Complete step-by-step answer:
it is given that, $\left| \beta \right| = 1$
We have to find the values of $\left| {\dfrac{{\beta - \alpha }}{{1 - \overline \alpha \beta }}} \right|$. Where α and β are complex numbers.
Step1
let $\alpha = a + ib$; a, b are the real numbers.

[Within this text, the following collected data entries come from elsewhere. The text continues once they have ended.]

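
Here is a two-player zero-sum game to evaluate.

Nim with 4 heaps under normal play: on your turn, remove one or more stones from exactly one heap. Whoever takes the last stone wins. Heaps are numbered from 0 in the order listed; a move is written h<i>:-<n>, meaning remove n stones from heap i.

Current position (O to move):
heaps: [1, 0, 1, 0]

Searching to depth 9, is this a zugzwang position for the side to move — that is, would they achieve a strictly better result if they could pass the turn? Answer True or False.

zugzwang((1,0,1,0), O) = True

[(1,0,1,0)] O move#1: h0:-1:-1/(0,0,1,0)*, h2:-1:-1/(1,0,0,0)
[(0,0,1,0)] X move#2: h2:-1:+1/(0,0,0,0)*
[(0,0,0,0)] end (terminal -1, O#3); searched (1,0,1,0) to 9
suppose O passes — search the same position with X to move:
pass> [(1,0,1,0)] X move#1: h0:-1:-1/(0,0,1,0)*, h2:-1:-1/(1,0,0,0)
pass> [(0,0,1,0)] O move#2: h2:-1:+1/(0,0,0,0)*
pass> [(0,0,0,0)] end (terminal -1, X#3); searched (1,0,1,0) to 9
for O: play -1, pass +1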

And $\beta = p + iq$ ; p, q are the real numbers.
Step2
Modulus of $\alpha = \left| \alpha \right| = \sqrt {{a^2} + {b^2}}$
Modulus of $\beta = \left| \beta \right| = \sqrt {{p^2} + {q^2}} = 1$
$\to {p^2} + {q^2} = 1$
Step 3
Conjugate of \alpha = \mathop {\alpha = a - ib}\limits^\\_
Step4
Now, $\left| {\dfrac{{\beta - \alpha }}{{1 - \overline \alpha \beta }}} \right|$ = $\dfrac{{\left| {\beta - \alpha } \right|}}{{\left| {1 - \overline {\alpha \beta } } \right|}}$
On putting values of $\alpha \& \beta$, we get
$= \dfrac{{\left| {(p + iq) - (a + ib)} \right|}}{{\left| {1 - (a - ib)(p + iq)} \right|}}$
$= \dfrac{{\left| {p + iq - a - ib} \right|}}{{\left| {1 - ap - aqi + bpi - bq)} \right|}}$
Separating Real and Imaginary parts,
$= \dfrac{{\left| {(p - a) + (q - b)i} \right|}}{{\left| {(1 - ap - bq)(aq - bp)i} \right|}}$
Using formula of modulus of complex number,
$= \dfrac{{\sqrt {{{(p - a)}^2} + {{(q - b)}^2}} }}{{\sqrt {{{(i - ap - bq)}^2} + {{(aq - bp)}^2}} }}$
$= \dfrac{{\sqrt {{p^2} + {a^2} - 2pa + {q^2} + {b^2} - 2qb} }}{{\sqrt {1 + {a^2}{p^2} + {b^2}{q^2} - 2ap - 2bq + 2apqb + } {a^2}{q^2} + {b^2}{q^2} - 2aqbp}}$
On combining quantities according to identities,
$= \dfrac{{\sqrt {{p^2} + {q^2} + {b^2} + {a^2} - 2pa - 2qb} }}{{\sqrt {1 + {a^2}({p^2} + {q^2}) - ({p^2} + {q^2}){b^2} - 2ap - 2bq} }}$
$\Rightarrow$ $\dfrac{{{{\left[ {1 + {a^2} + {b^2} - 2pa - 2qb} \right]}^{\dfrac{1}{2}}}}}{{{{[1 + {a^2} + {b^2} - 2ap - 2bq]}^{\dfrac{1}{2}}}}} = 1$

Note: In case of complex numbers , modulus and conjugate are the two of the main properties of complex numbers.
In step1; we have just assigned the general values of α and β .
In step 2; moduli of α and β have been calculated.
In step 3; conjugates of α are calculated.
In step 4; the values from step 1, 2& 3 are substituted.
The given values of $\left| \beta \right| = 1$ Is also substituted.
Hence, the value of $\left| {\dfrac{{\beta - \alpha }}{{1 - \overline \alpha \beta }}} \right|$ Is 1.
When α and β are complex numbers and $\left| \beta \right| = 1$.